We ended up taking a little hike up to a "botanical garden" area about half an hour away (and on the way, in part, to Machu Picchu). The buses heading to MP passed us several times, as they run frequently. The "botanical garden" is more like a trail on the side of the mountain that happens to have labeled plants along the way. When we got there a gentleman asked us for 10 soles each, which we assumed must be the admission... but then he proceeded to guide us the whole way through, so we're wondering now if that was for a tour and something got lost in translation. He was so sweet to try to speak to us in English. There are over 200 species of orchids here (though smaller/different than you're used to seeing in the store) and not all were flowering, so most of the tour consisted of the guide pointing to a plant, saying "here, the orchid, the flower, take a picture?", walking two more feet, pointing to another plant, saying, "here, the orchid, the flower, take a picture"... and again... you get the point. In the end it was probably a good thing he guided us though; he pointed out some very, very tiny orchids that we would have missed if left to ourselves. I have the feeling we would have gotten much more out of it if we understood Spanish (the guy seemed to really know and love his plants), but that's okay.

On our way back the clouds lifted away from the top of the nearby mountain and we caught a glimpse of part of Machu Picchu from afar.
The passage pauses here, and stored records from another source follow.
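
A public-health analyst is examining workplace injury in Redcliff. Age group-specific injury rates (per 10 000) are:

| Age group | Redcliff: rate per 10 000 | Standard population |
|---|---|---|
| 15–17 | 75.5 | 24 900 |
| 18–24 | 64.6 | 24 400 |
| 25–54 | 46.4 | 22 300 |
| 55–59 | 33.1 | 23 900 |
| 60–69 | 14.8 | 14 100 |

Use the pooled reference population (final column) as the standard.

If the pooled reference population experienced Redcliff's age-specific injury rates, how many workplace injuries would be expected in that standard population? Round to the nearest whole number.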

It made me that much more excited for tomorrow. Aguas Calientes is in a valley by the river, whereas Machu Picchu is at the top of a mountain. It's quite the climb to get up there; the buses go through a series of switchbacks. We could see them going up and down from where we were.

By the time we got back to Aguas Calientes, I was absolutely exhausted. We'd actually done quite a bit of hiking. We had just enough energy to change, go get dinner (nothing to write home about that time, unfortunately, we tried a Peruvian take on Mexican food... not so great), buy water for tomorrow (we'll be filling up our camel baks with bottled water), and head back to the hotel.

I'm using the last of my energy to write this (better when it's fresh) and soon it's time to go to sleep so that we can wake up even earlier... we are hoping to catch the sunrise at Machu Picchu. We need to get ready and eat breakfast (the hotels here start serving breakfast at 4:30am since many people go early) and walk to the bus for the 5:30am bus departure to the ruins, which open at 6am. Today's sunset wasn't anything spectacular so we may not spend the *whole* day up there after that... but we're staying until we don't feel like it any more. :)

1 comment:

Anonymous said...

Love your blogs. Such detail and so entertaining. Maybe you and Jim can prepare some of the dishes you've had and we can all try them sometime.